On May 19 2011, the Supreme Court of Canada granted leave of appeal in the matter of City of Westmount v. Rossy et al1. This much anticipated decision will clarify the boundaries of Quebec’s No fault insurance regime and provide guidelines on how the law should address circumstances where the automobile insurance system is being used to remedy injuries related to circumstances that cannot be understood as conventional car accidents.

In this case a 100-year-old tree collapsed onto an automobile killing the 27 year old driver.  The respondents, the parents and brothers of the victim, brought an action in negligence for $1.3 million against the applicant, the City of Westmount, claiming that the City had failed to maintain the tree, which it owned, and was therefore liable to pay damages.  An expert report determined that the 80-foot-tall tree was 80 percent rotten at the time of its collapse.  The City moved to dismiss the action on the grounds that because the damage had been caused by an automobile, compensation was therefore governed by the Automobile Insurance Act (the “Act”).

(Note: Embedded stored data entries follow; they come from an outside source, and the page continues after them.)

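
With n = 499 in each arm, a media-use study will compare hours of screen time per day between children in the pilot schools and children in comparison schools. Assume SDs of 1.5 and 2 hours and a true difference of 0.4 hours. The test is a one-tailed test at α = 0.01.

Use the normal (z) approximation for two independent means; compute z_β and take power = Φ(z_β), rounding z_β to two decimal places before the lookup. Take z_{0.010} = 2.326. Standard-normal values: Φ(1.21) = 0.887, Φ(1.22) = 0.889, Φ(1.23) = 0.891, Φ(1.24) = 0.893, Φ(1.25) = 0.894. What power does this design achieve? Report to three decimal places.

Power ≈ 0.894

z_β = δ·√(n/(σ₁²+σ₂²)) − z_α
    = 0.4 · √(499/6.25) − 2.326
    = 0.4 · 8.93532 − 2.326
    = 3.5741 − 2.326 = 1.2481 → 1.25
Power = Φ(1.25) = 0.894.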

On first instance the court emphasized that a broad and liberal interpretation of the Act is necessary to achieve its social and compensatory goals and thus found that the accident fell within the scope of the Act.  In reversing this decision, the Quebec Court of Appeal held that since the tree’s collapse was the sole cause of death, the mere fact that the victim had been in an automobile “was not a factor of the accident nor the damage resulting there from” and as such the Act did not apply.

What constitutes a car accident falling under the Quebec “No fault” regime?

The Supreme Court now has an opportunity to clarify the Act’s interpretation. Under the Act, compensation is granted regardless of who is at fault: every person who suffers bodily injury in an accident is considered a victim and can receive compensation for their damages.  Those damages must however be caused by an automobile, by the use thereof or by the load carried in or on an automobile.  Interpreting the latter has been a challenge for the Courts in previous years.

The case of Westmount v. Rossy provides a striking example of the sometimes tragic intersection between the efficiency of no fault instruments and the desire to hold persons accountable for their actions. Canadian jurisprudence offers several clues as to how the Court will consider the presence of an automobile when establishing whether a no fault regime is applicable over that of a conventional negligence regime.

In Société de l’assurance automobile du Québec v. Benoit2 a man was injured by a ricocheting bullet fired by a police officer who was, at the time, in pursuit of a suspect.  The Court of Appeal concluded that there was no causal link between the injury sustained by the victim and the use of the vehicle. The vehicle, in fact, was determined as merely representing the physical location of the incident without playing an active role in the injuries that were sustained by the victim.

Similarily, in Société de l’assurance automobile v. Restaurant McDonald3 the passenger of an automobile was seriously burned by beverages spilt by the vehicle’s driver while the car was stationary at a drive-through service window. The Quebec Court of Appeal found no causal link between the injuries and the use of the vehicle. This rested on the court’s qualification of the vehicle as the merely the location of the incident, a factor insufficient to trigger the application of Quebec’s No fault insurance policy.

In Bernard vs Samson and Société de l’assurance automobile du Québec4, a woman was attacked by a neighbor’s dog as she approached the front steps of her home. After fleeing into the safety of her car, she heard her right knee ‘crack’. The Superior Court concluded that although she was partly inside the vehicle when the injury fully manifested, the damage had occurred outside the normal the usage of an automobile and did not qualify under the Act.

It would seem that the use of an automobile is necessary but not sufficient to trigger the application of the Act. In F.B. v Société de l’assurance automobile du Québec5, a man sustained an injury to his eye after he was hit by lightning while driving, and thus using, his truck.  The court determined that because lightning can strike anywhere at any time, the usage of a vehicle itself did not play an active role in this occurrence.

Finally, in Basciano v Société de transport de Montréal (STM)6, a public transportation user was attacked by an STM employee with a belt normally employed to secure the man’s wheelchair.  The trial judge indicated that even a broad interpretation to the notion of “usage of a vehicle”, would not permit the application of the Act.

A common feature in the courts’ reasoning in the above cases is the active role that a vehicle must play when determining whether a Quebec no fault regime is available. Clearly, it is not sufficient that the automobile be the location of the incident, it also had to somewhat contribute to the damages.

However, the task of determining whether or not the no fault applies is not as easy as it seems, considering the fact that both the Superior Court and the Court of Appeal reviewed similar cases and arrived to different conclusions.

In the case which the Supreme Court of Canada has agreed to hear, did the automobile contribute to Mr Rossy’s death, or was it simply the location of the incident, bearing no concrete impact to the aggravation of his fate?  The latter was successfully argued by the Plaintiffs who convinced the Court of Appeal that the automobile did not contribute to the accident and was merely the physical location of the incident.

The subject of Quebec’s No fault is catching everyone’s attention, including that of Lloyd’s of London, the City of Westmount’s insurer, who wrote the following in a January 2011 press release:

"Lloyd's of London is of the view that the Court of Appeal failed to apply the proper causality test and that the Automobile Insurance Act must be given a wide and generous interpretation in order to ensure that victims of car accidents be compensated without having to hire lawyers to sue potentially insolvent wrongdoers."

The Supreme Court’s clarification of what legally constitutes “a car accident” and what calls for the application of the Quebec No fault regime, could have wide consequences for civil responsibility and accountability when in the presence of an automobile, and this decision should be watched by insurances and public authorities.